3 Mayıs 2017 Çarşamba

Pinkfreud - Türk Kızının 50 Tonu



              Uzun bir zaman oldu buralara uğramayalı. Tekrardan merhaba o halde. Biraz önce son bir sayfa kala otobüsten indiğim, yolda bitirdiğim kitabı anlatacağım. Ama spoiler vermeden nasıl anlatırım bilmiyorum. Cidden bayıldım kitaba. Ahh Pelo ah neler yaşamışsın..

              Pelonun aşk hayatını anlatıyor aslında, Aliyle olan aşkını. Bunun aşk mı olup olmadığına da okurken siz karar verin bence ya da aşksa nasıl bir aşk olduğuna. Çok aşık olduğunuzu düşünün ama nasıl bir aşk, sanki ilk defa öpüşmüş, ilk defa hayatınızda biri varmış gibi bir aşk. Hem mutlu hem mutsuz. Hem deli hem hüzünlü. Öyle bir aşk işte Pelininki de.

             

             Hikayede biraz trajikomik zaten. Hem güldürüyor, hem düşündürüyor. ''Aaa ben bunu yaşamıştım'' diyorsun her sayfa da. ''Demek ki başıma gelen de buymuş'' diyorsun. Okurken evet, aynen demekten kendimi alamadım. Altını çizdiğim cümleler ise buradan bizim köye kadar yol olur zaten.

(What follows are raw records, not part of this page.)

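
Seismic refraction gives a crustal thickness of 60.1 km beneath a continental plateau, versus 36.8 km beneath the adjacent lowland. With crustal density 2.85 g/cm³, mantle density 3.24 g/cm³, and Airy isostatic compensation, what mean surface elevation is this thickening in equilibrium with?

2.8 km

Excess crust Δ = 60.1 km − 36.8 km = 23.3 km, split between elevation h and root r with h + r = Δ.
Airy balance ρ_c h = (ρ_m − ρ_c) r gives r = h ρ_c/(ρ_m − ρ_c), so h (1 + ρ_c/(ρ_m − ρ_c)) = Δ, i.e. h = Δ (ρ_m − ρ_c)/ρ_m.
h = 23.3 km × 0.39/3.24 = 2.8 km.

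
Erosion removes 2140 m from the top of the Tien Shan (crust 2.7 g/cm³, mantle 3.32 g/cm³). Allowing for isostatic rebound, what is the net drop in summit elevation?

Rebound u = e ρ_c/ρ_m = 2140 m × 2.7/3.32 = 1740 m.
Net surface drop = e − u = 2140 m − 1740 m = e (ρ_m − ρ_c)/ρ_m = 400 m.

400 m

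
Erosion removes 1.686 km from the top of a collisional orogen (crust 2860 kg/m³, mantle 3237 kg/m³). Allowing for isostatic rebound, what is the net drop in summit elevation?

0.196 km

Rebound u = e ρ_c/ρ_m = 1.686 km × 2860/3237 = 1.49 km.
Net surface drop = e − u = 1.686 km − 1.49 km = e (ρ_m − ρ_c)/ρ_m = 0.196 km.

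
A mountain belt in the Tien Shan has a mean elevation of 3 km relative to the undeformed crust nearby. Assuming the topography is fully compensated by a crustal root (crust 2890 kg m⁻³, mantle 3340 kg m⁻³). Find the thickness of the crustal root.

19.3 km

By Archimedes' principle applied to the lithosphere: the weight of the topography is balanced by the buoyancy of the root, ρ_c h = (ρ_m − ρ_c) r.
r = h · ρ_c / (ρ_m − ρ_c) = 3 km × 2890 / (3340 − 2890) = 19.3 km.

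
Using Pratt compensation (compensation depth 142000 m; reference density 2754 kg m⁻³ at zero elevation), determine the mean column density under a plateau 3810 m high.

Pratt balance: ρ_ref D = ρ (D + h).
ρ = ρ_ref D/(D + h) = 2754 × 142000 m/(142000 m + 3810 m) = 2680 kg m⁻³.

2680 kg m⁻³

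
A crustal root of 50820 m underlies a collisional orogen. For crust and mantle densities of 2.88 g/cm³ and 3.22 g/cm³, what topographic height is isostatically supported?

6000 m

Balancing pressure at the compensation depth: ρ_c h = (ρ_m − ρ_c) r.
h = r (ρ_m − ρ_c) / ρ_c = 50820 m × (3.22 − 2.88) / 2.88 = 6000 m.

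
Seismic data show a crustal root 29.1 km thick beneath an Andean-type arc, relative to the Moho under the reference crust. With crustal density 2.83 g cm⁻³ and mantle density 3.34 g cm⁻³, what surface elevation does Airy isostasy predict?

Balancing pressure at the compensation depth: ρ_c h = (ρ_m − ρ_c) r.
h = r (ρ_m − ρ_c) / ρ_c = 29.1 km × (3.34 − 2.83) / 2.83 = 5.24 km.

5.24 km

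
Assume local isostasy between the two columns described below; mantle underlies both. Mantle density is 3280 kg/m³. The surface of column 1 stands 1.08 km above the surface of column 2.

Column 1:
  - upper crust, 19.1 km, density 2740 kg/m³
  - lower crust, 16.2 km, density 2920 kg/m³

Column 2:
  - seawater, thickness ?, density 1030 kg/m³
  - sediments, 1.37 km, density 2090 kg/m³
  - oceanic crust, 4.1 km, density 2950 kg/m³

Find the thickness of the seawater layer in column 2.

Take the compensation level at the base of the deeper column (depth z_c below the surface of column 1) and equate Σ ρ_i t_i down to z_c; mantle fills any gap and the z_c terms cancel.
Column 1: 19.1×2740 + 16.2×2920 + (z_c − 35.3)×3280
Column 2: 1.08×0 + x×1030 + 1.37×2090 + 4.1×2950 + (z_c − 1.08 − 5.47 − x)×3280
The z_c×3280 term appears on both sides and cancels. Collect the known terms of each column as K = Σ(ρt)_known − 3280 × (depth of known layers): K_1 = 99638 − 3280×35.3 = −16146; K_2 = 14958.3 − 3280×(1.08 + 5.47) = −6525.7.
Balance: K_1 = K_2 − x×(3280 − 1030), so x = (K_2 − K_1)/(3280 − 1030) = 9620.3/2250 = 4.28 km.

4.28 km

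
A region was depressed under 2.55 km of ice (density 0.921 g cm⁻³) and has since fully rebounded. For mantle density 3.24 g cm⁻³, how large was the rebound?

Removing the load lets mantle flow back in; uplift u satisfies ρ_ice t = ρ_m u.
u = t ρ_ice/ρ_m = 2.55 km × 0.921/3.24 = 0.725 km.

0.725 km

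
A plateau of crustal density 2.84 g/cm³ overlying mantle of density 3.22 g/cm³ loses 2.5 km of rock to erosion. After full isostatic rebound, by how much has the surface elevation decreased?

0.295 km

Rebound u = e ρ_c/ρ_m = 2.5 km × 2.84/3.22 = 2.205 km.
Net surface drop = e − u = 2.5 km − 2.205 km = e (ρ_m − ρ_c)/ρ_m = 0.295 km.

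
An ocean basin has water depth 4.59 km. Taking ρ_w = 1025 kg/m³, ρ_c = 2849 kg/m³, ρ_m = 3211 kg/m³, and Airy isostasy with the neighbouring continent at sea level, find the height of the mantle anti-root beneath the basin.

23.1 km

Equating mass per unit area of the two columns: replacing crust with seawater at the top is compensated by replacing crust with mantle at the base: d (ρ_c − ρ_w) = a (ρ_m − ρ_c).
a = d (ρ_c − ρ_w)/(ρ_m − ρ_c) = 4.59 km × 1824/362 = 23.1 km.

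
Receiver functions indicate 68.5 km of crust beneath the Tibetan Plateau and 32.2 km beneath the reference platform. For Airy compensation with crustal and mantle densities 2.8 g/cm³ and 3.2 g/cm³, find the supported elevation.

Excess crust Δ = 68.5 km − 32.2 km = 36.3 km, split between elevation h and root r with h + r = Δ.
Airy balance ρ_c h = (ρ_m − ρ_c) r gives r = h ρ_c/(ρ_m − ρ_c), so h (1 + ρ_c/(ρ_m − ρ_c)) = Δ, i.e. h = Δ (ρ_m − ρ_c)/ρ_m.
h = 36.3 km × 0.4/3.2 = 4.54 km.

4.54 km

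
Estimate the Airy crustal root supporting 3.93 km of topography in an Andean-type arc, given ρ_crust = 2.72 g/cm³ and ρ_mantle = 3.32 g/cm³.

17.8 km

Equating mass per unit area of the two columns: the weight of the topography is balanced by the buoyancy of the root, ρ_c h = (ρ_m − ρ_c) r.
r = h · ρ_c / (ρ_m − ρ_c) = 3.93 km × 2.72 / (3.32 − 2.72) = 17.8 km.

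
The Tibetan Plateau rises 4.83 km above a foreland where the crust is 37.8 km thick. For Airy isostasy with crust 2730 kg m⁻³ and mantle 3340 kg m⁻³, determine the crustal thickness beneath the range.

Root depth r = h ρ_c / (ρ_m − ρ_c) = 4.83 km × 2730 / 610 = 21.62 km.
Total thickness = T + h + r = 37.8 km + 4.83 km + 21.62 km = 64.2 km.

64.2 km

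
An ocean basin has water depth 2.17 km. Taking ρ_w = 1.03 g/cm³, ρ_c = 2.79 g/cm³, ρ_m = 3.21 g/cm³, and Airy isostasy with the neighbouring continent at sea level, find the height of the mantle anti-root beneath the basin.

9.09 km

In Airy isostatic equilibrium: replacing crust with seawater at the top is compensated by replacing crust with mantle at the base: d (ρ_c − ρ_w) = a (ρ_m − ρ_c).
a = d (ρ_c − ρ_w)/(ρ_m − ρ_c) = 2.17 km × 1.76/0.42 = 9.09 km.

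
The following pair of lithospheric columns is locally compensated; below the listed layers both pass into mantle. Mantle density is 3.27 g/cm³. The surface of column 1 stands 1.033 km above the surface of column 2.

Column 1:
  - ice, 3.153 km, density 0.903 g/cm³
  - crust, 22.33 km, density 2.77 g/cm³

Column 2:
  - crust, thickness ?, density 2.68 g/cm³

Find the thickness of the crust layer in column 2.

Take the compensation level at the base of the deeper column (depth z_c below the surface of column 1) and equate Σ ρ_i t_i down to z_c; mantle fills any gap and the z_c terms cancel.
Column 1: 3.153×0.903 + 22.33×2.77 + (z_c − 25.483)×3.27
Column 2: 1.033×0 + x×2.68 + (z_c − 1.033 − 0 − x)×3.27
The z_c×3.27 term appears on both sides and cancels. Collect the known terms of each column as K = Σ(ρt)_known − 3.27 × (depth of known layers): K_1 = 64.701259 − 3.27×25.483 = −18.628151; K_2 = 0 − 3.27×(1.033 + 0) = −3.37791.
Balance: K_1 = K_2 − x×(3.27 − 2.68), so x = (K_2 − K_1)/(3.27 − 2.68) = 15.2502/0.59 = 25.8 km.

25.8 km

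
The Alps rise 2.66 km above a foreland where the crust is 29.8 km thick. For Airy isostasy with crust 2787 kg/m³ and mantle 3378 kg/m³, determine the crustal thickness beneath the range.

Root depth r = h ρ_c / (ρ_m − ρ_c) = 2.66 km × 2787 / 591 = 12.54 km.
Total thickness = T + h + r = 29.8 km + 2.66 km + 12.54 km = 45 km.

45 km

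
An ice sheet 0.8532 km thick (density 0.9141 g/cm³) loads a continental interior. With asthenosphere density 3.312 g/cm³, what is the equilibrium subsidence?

By Archimedes' principle applied to the lithosphere: the ice load ρ_ice t is balanced by mantle displaced below, ρ_m s.
s = t ρ_ice / ρ_m = 0.8532 km × 0.9141/3.312 = 0.235 km.

0.235 km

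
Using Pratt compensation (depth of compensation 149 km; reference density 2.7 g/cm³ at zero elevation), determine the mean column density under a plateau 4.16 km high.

2.63 g/cm³

Pratt balance: ρ_ref D = ρ (D + h).
ρ = ρ_ref D/(D + h) = 2.7 × 149 km/(149 km + 4.16 km) = 2.63 g/cm³.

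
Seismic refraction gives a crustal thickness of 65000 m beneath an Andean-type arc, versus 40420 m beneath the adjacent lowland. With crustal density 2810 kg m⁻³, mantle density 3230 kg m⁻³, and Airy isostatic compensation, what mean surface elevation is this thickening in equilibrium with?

Excess crust Δ = 65000 m − 40420 m = 24580 m, split between elevation h and root r with h + r = Δ.
Airy balance ρ_c h = (ρ_m − ρ_c) r gives r = h ρ_c/(ρ_m − ρ_c), so h (1 + ρ_c/(ρ_m − ρ_c)) = Δ, i.e. h = Δ (ρ_m − ρ_c)/ρ_m.
h = 24580 m × 420/3230 = 3200 m.

3200 m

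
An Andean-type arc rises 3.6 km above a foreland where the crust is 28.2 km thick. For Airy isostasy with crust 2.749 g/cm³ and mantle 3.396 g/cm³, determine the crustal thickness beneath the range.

47.1 km

Root depth r = h ρ_c / (ρ_m − ρ_c) = 3.6 km × 2.749 / 0.647 = 15.3 km.
Total thickness = T + h + r = 28.2 km + 3.6 km + 15.3 km = 47.1 km.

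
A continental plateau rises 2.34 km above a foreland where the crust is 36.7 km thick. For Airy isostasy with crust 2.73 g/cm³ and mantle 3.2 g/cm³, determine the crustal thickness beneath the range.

Root depth r = h ρ_c / (ρ_m − ρ_c) = 2.34 km × 2.73 / 0.47 = 13.59 km.
Total thickness = T + h + r = 36.7 km + 2.34 km + 13.59 km = 52.6 km.

52.6 km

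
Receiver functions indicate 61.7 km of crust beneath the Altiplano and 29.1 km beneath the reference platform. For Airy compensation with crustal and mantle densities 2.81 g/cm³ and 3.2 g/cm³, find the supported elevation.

Excess crust Δ = 61.7 km − 29.1 km = 32.6 km, split between elevation h and root r with h + r = Δ.
Airy balance ρ_c h = (ρ_m − ρ_c) r gives r = h ρ_c/(ρ_m − ρ_c), so h (1 + ρ_c/(ρ_m − ρ_c)) = Δ, i.e. h = Δ (ρ_m − ρ_c)/ρ_m.
h = 32.6 km × 0.39/3.2 = 3.97 km.

3.97 km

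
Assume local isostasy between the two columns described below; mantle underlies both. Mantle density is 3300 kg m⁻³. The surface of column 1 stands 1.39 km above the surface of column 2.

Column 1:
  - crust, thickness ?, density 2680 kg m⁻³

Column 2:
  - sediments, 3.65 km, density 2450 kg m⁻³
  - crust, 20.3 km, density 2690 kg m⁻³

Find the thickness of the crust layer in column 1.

Take the compensation level at the base of the deeper column (depth z_c below the surface of column 1) and equate Σ ρ_i t_i down to z_c; mantle fills any gap and the z_c terms cancel.
Column 1: x×2680 + (z_c − 0 − x)×3300
Column 2: 1.39×0 + 3.65×2450 + 20.3×2690 + (z_c − 1.39 − 23.95)×3300
The z_c×3300 term appears on both sides and cancels. Collect the known terms of each column as K = Σ(ρt)_known − 3300 × (depth of known layers): K_1 = 0 − 3300×0 = 0; K_2 = 63549.5 − 3300×(1.39 + 23.95) = −20072.5.
Balance: K_1 − x×(3300 − 2680) = K_2, so x = (K_1 − K_2)/(3300 − 2680) = 20072.5/620 = 32.4 km.

32.4 km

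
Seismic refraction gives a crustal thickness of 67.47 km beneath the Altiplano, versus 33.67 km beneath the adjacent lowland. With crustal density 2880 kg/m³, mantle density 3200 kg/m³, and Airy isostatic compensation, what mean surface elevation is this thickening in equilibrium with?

3.38 km

Excess crust Δ = 67.47 km − 33.67 km = 33.8 km, split between elevation h and root r with h + r = Δ.
Airy balance ρ_c h = (ρ_m − ρ_c) r gives r = h ρ_c/(ρ_m − ρ_c), so h (1 + ρ_c/(ρ_m − ρ_c)) = Δ, i.e. h = Δ (ρ_m − ρ_c)/ρ_m.
h = 33.8 km × 320/3200 = 3.38 km.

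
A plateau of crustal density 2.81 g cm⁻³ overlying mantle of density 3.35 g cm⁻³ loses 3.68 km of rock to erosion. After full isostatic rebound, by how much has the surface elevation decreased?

0.593 km

Rebound u = e ρ_c/ρ_m = 3.68 km × 2.81/3.35 = 3.087 km.
Net surface drop = e − u = 3.68 km − 3.087 km = e (ρ_m − ρ_c)/ρ_m = 0.593 km.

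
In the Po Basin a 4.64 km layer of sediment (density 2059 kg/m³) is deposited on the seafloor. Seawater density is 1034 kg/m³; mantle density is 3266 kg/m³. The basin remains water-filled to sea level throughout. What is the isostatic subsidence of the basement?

2.13 km

Submarine loading: the sediment displaces seawater, and the subsidence is in turn flooded, so s (ρ_m − ρ_w) = t (ρ_sed − ρ_w).
s = 4.64 km × (2059 − 1034) / (3266 − 1034) = 2.13 km.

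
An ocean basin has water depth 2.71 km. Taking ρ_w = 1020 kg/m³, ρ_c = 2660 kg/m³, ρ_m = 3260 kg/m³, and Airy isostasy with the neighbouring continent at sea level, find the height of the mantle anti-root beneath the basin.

Equating mass per unit area of the two columns: replacing crust with seawater at the top is compensated by replacing crust with mantle at the base: d (ρ_c − ρ_w) = a (ρ_m − ρ_c).
a = d (ρ_c − ρ_w)/(ρ_m − ρ_c) = 2.71 km × 1640/600 = 7.41 km.

7.41 km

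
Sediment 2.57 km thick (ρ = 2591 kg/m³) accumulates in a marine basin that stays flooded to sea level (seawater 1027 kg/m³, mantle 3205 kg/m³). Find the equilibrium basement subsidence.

1.85 km

Submarine loading: the sediment displaces seawater, and the subsidence is in turn flooded, so s (ρ_m − ρ_w) = t (ρ_sed − ρ_w).
s = 2.57 km × (2591 − 1027) / (3205 − 1027) = 1.85 km.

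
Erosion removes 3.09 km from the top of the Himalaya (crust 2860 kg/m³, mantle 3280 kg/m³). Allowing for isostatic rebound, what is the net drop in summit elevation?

Rebound u = e ρ_c/ρ_m = 3.09 km × 2860/3280 = 2.694 km.
Net surface drop = e − u = 3.09 km − 2.694 km = e (ρ_m − ρ_c)/ρ_m = 0.396 km.

0.396 km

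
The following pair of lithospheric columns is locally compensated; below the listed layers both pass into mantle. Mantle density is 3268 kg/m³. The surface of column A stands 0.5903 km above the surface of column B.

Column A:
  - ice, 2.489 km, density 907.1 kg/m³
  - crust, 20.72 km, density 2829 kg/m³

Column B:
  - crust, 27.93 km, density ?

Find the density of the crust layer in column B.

2800 kg/m³

Take the compensation level at the base of the deeper column (depth z_c below the surface of column A) and equate Σ ρ_i t_i down to z_c; mantle fills any gap and the z_c terms cancel.
Column A: 2.489×907.1 + 20.72×2829 + (z_c − 23.209)×3268
Column B: 0.5903×0 + 27.93×ρ + (z_c − 0.5903 − 27.93)×3268
The z_c×3268 term appears on both sides and cancels. Collect the known terms of each column as K = Σ(ρt)_known − 3268 × (depth of known layers): K_A = 60874.6519 − 3268×23.209 = −14972.3601; K_B = 0 − 3268×(0.5903 + 27.93) = −93204.3404.
Balance: K_A = K_B + 27.93×ρ, so ρ = (K_A − K_B)/27.93 = 78232/27.93 = 2800 kg/m³.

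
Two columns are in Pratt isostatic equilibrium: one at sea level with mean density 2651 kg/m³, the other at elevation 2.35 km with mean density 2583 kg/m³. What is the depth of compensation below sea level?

89.3 km

ρ_ref D = ρ (D + h) → D (ρ_ref − ρ) = ρ h.
D = ρ h/(ρ_ref − ρ) = 2583 × 2.35 km/(2651 − 2583) = 89.3 km.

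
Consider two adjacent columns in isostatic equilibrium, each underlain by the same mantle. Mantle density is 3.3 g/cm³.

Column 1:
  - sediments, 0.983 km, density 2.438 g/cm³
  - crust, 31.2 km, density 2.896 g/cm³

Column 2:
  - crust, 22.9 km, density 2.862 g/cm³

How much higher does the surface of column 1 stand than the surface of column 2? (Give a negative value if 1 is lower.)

1.04 km

For any compensation level in the mantle, the mantle terms cancel and isostasy reduces to e = (Σt_1 − Σt_2) − (Σ(ρt)_1 − Σ(ρt)_2) / ρ_m.
Σt_1 = 32.183 km; Σt_2 = 22.9 km; Σ(ρt)_1 = 92.751754; Σ(ρt)_2 = 65.5398 (in km·g/cm³).
e = (32.183 − 22.9) − (92.751754 − 65.5398) / 3.3 = 1.04 km.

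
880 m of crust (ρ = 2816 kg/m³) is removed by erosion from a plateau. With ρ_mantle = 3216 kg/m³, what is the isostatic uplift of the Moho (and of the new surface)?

Unloading: uplift u = e ρ_c/ρ_m = 880 m × 2816/3216 = 771 m.

771 m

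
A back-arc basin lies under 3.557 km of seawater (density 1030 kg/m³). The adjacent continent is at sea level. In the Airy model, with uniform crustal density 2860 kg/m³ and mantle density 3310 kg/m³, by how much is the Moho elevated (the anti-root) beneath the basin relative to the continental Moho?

In Airy isostatic equilibrium: replacing crust with seawater at the top is compensated by replacing crust with mantle at the base: d (ρ_c − ρ_w) = a (ρ_m − ρ_c).
a = d (ρ_c − ρ_w)/(ρ_m − ρ_c) = 3.557 km × 1830/450 = 14.5 km.

14.5 km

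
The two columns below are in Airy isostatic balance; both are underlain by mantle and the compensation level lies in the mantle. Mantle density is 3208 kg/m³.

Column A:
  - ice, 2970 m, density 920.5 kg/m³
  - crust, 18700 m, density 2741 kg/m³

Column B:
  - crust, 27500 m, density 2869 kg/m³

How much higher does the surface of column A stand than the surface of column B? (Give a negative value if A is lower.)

For any compensation level in the mantle, the mantle terms cancel and isostasy reduces to e = (Σt_A − Σt_B) − (Σ(ρt)_A − Σ(ρt)_B) / ρ_m.
Σt_A = 21670 m; Σt_B = 27500 m; Σ(ρt)_A = 53990585; Σ(ρt)_B = 78897500 (in m·kg/m³).
e = (21670 − 27500) − (53990585 − 78897500) / 3208 = 1930 m.

1930 m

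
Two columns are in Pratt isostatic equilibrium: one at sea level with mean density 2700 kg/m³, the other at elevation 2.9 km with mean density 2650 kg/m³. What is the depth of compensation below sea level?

154 km

ρ_ref D = ρ (D + h) → D (ρ_ref − ρ) = ρ h.
D = ρ h/(ρ_ref − ρ) = 2650 × 2.9 km/(2700 − 2650) = 154 km.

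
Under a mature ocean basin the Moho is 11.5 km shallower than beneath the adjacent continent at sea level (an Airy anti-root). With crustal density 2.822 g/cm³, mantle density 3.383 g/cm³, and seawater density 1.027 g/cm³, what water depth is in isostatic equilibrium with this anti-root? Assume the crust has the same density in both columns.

Replacing a thickness d of crust by seawater at the top must be balanced by replacing crust with mantle at the base: d (ρ_c − ρ_w) = a (ρ_m − ρ_c).
d = a (ρ_m − ρ_c)/(ρ_c − ρ_w) = 11.5 km × 0.561/1.795 = 3.59 km.

3.59 km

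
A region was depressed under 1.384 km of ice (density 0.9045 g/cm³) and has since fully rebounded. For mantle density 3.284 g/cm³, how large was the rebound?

0.381 km

Removing the load lets mantle flow back in; uplift u satisfies ρ_ice t = ρ_m u.
u = t ρ_ice/ρ_m = 1.384 km × 0.9045/3.284 = 0.381 km.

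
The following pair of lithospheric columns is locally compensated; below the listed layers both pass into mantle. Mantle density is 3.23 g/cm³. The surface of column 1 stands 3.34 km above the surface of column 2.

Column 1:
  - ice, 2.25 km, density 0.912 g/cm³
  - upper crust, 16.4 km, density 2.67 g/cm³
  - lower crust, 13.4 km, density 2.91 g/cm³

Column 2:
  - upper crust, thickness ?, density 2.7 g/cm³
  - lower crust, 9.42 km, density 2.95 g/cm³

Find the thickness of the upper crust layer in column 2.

Take the compensation level at the base of the deeper column (depth z_c below the surface of column 1) and equate Σ ρ_i t_i down to z_c; mantle fills any gap and the z_c terms cancel.
Column 1: 2.25×0.912 + 16.4×2.67 + 13.4×2.91 + (z_c − 32.05)×3.23
Column 2: 3.34×0 + x×2.7 + 9.42×2.95 + (z_c − 3.34 − 9.42 − x)×3.23
The z_c×3.23 term appears on both sides and cancels. Collect the known terms of each column as K = Σ(ρt)_known − 3.23 × (depth of known layers): K_1 = 84.834 − 3.23×32.05 = −18.6875; K_2 = 27.789 − 3.23×(3.34 + 9.42) = −13.4258.
Balance: K_1 = K_2 − x×(3.23 − 2.7), so x = (K_2 − K_1)/(3.23 − 2.7) = 5.2617/0.53 = 9.93 km.

9.93 km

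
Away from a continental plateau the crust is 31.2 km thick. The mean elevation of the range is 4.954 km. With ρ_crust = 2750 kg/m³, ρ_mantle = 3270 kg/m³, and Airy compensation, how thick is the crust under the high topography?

62.4 km

Root depth r = h ρ_c / (ρ_m − ρ_c) = 4.954 km × 2750 / 520 = 26.2 km.
Total thickness = T + h + r = 31.2 km + 4.954 km + 26.2 km = 62.4 km.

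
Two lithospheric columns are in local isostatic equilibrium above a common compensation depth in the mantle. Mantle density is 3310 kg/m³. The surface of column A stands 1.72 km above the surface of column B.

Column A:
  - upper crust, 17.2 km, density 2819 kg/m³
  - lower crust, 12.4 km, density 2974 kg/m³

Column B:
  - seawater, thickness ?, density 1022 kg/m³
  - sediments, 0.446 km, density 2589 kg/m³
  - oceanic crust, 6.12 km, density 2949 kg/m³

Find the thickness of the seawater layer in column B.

Take the compensation level at the base of the deeper column (depth z_c below the surface of column A) and equate Σ ρ_i t_i down to z_c; mantle fills any gap and the z_c terms cancel.
Column A: 17.2×2819 + 12.4×2974 + (z_c − 29.6)×3310
Column B: 1.72×0 + x×1022 + 0.446×2589 + 6.12×2949 + (z_c − 1.72 − 6.566 − x)×3310
The z_c×3310 term appears on both sides and cancels. Collect the known terms of each column as K = Σ(ρt)_known − 3310 × (depth of known layers): K_A = 85364.4 − 3310×29.6 = −12611.6; K_B = 19202.574 − 3310×(1.72 + 6.566) = −8224.086.
Balance: K_A = K_B − x×(3310 − 1022), so x = (K_B − K_A)/(3310 − 1022) = 4387.51/2288 = 1.92 km.

1.92 km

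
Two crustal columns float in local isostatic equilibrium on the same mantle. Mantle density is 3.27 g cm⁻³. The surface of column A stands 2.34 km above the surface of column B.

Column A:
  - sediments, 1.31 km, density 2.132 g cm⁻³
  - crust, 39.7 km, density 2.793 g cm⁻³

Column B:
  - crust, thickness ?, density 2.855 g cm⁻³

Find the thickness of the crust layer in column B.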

Her cümlesinde kendinizden bir şeyler bulacaksınız, aşklarınızdan ya da aşk sandıklarınızdan.

             Herkesin hayatına da Ali gibi biri girmiştir ya sen o aşktaki Pelinsindir ya da sevdiğin insan Ali. Ama yaşamışsındır bunu. Bu kez son diyip körkütük aşık olmuş, arkadaşlarını, çevreni ve kendini kaybetmişsindir. Karşınıza Ali gibi kendinizi kaybettirecek birinin çıkmaması dileğiyle..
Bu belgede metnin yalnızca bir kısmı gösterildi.